Amnesty international a une nouvelle fois dénoncé le comportement des autorités marocaines dans la gestion du dossier des réfugiés Syriens, qu’elles ont bloqués dans un no man’s land aride aux frontières avec l’Algérie.

 

Le drame des réfugiés syriens près de la ville marocaine de Figuig, et de celle algérienne de Beni Ounif, se poursuit depuis avril dernier. En dépit de l’annonce de l’Algérie d’accueillir ces réfugiés à titre humanitaire, les autorités marocaines n’ont pas facilité leur transfert. Amnesty International a affirmé dans un communiqué que  »les autorités marocaines bafouent leurs obligations internationales en matière de protection des réfugiés en bloquant un groupe de 25 réfugiés syriens dans une zone désertique à la frontière entre le Maroc et l’Algérie, et en les privant de la possibilité de demander l’asile et de recevoir une aide humanitaire d’urgence. » Selon  »AI », la police des frontières marocaine  »n’a pour l’instant autorisé aucun groupe marocain de défense des droits humains ni aucune organisation humanitaire, y compris le Haut-Commissariat des Nations unies pour les réfugiés (HCR), à se rendre sur place. »
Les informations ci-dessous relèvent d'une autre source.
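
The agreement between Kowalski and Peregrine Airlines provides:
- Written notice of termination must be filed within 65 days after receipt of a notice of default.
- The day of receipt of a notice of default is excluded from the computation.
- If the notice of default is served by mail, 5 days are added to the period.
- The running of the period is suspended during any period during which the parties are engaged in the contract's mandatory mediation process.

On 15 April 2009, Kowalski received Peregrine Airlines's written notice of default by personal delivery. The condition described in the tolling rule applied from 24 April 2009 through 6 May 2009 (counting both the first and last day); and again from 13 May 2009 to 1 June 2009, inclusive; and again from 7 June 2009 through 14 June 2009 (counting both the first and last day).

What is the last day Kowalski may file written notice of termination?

July 30, 2009

65 days after 15 April 2009 is June 19, 2009.
Service was not by mail, so no mail extension applies.
From April 24, 2009 through May 6, 2009 inclusive is 13 days; tolling adds 13 days: June 19, 2009 + 13 days = July 2, 2009.
From May 13, 2009 through June 1, 2009 inclusive is 20 days; tolling adds 20 days: July 2, 2009 + 20 days = July 22, 2009.
From June 7, 2009 through June 14, 2009 inclusive is 8 days; tolling adds 8 days: July 22, 2009 + 8 days = July 30, 2009.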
 »En refusant aux réfugiés syriens la possibilité d’entrer en contact avec le HCR, les autorités marocaines bafouent leurs obligations internationales », a déclaré Heba Morayef, directrice des recherches pour l’Afrique du Nord à Amnesty International. Pour elle,  »ces personnes ont fui des massacres et des bombardements en Syrie et sont venues chercher la sécurité dans un autre pays. Les autorités marocaines doivent leur accorder le droit de demander l’asile. »

Les Réfugiés Syrien bien sur le sol marocain

Le 30 mai 2017, le HCR s’était dit profondément préoccupé par la  »détérioration rapide des conditions pour ce groupe de réfugiés syriens vulnérables », et a appelé les gouvernements marocain et algérien à leur permettre de passer la frontière en toute sécurité.

Mais, face à l’affirmation du gouvernement marocain que ces réfugiés ne se trouvaient pas sur son territoire, Amnesty International a établi à l’aide de ‘’données cartographiques, d’images satellites publiquement disponibles,  et à partir des données GPS qu’ils se trouvaient bien en territoire marocain.’’

 »Au lieu de renvoyer de force les réfugiés syriens dans une zone tampon aride et désertique, où leurs conditions de vie se dégradent, les autorités marocaines doivent de toute urgence leur apporter une aide humanitaire », rappelle Amnesty, qui a appelé le gouvernement marocain à autoriser les organisations humanitaires à se rendre sur place pour évaluer leurs besoins.  »Rien ne saurait justifier que l’on prive des réfugiés de l’accès à la nourriture et à l’eau », estime Heba Morayef. Les familles Syriennes bloquées à Figuig, selon le HCR, ont quant à eux refusé de se rendre en Algérie, et veulent se rendre au Maroc avec le statut de réfugiés.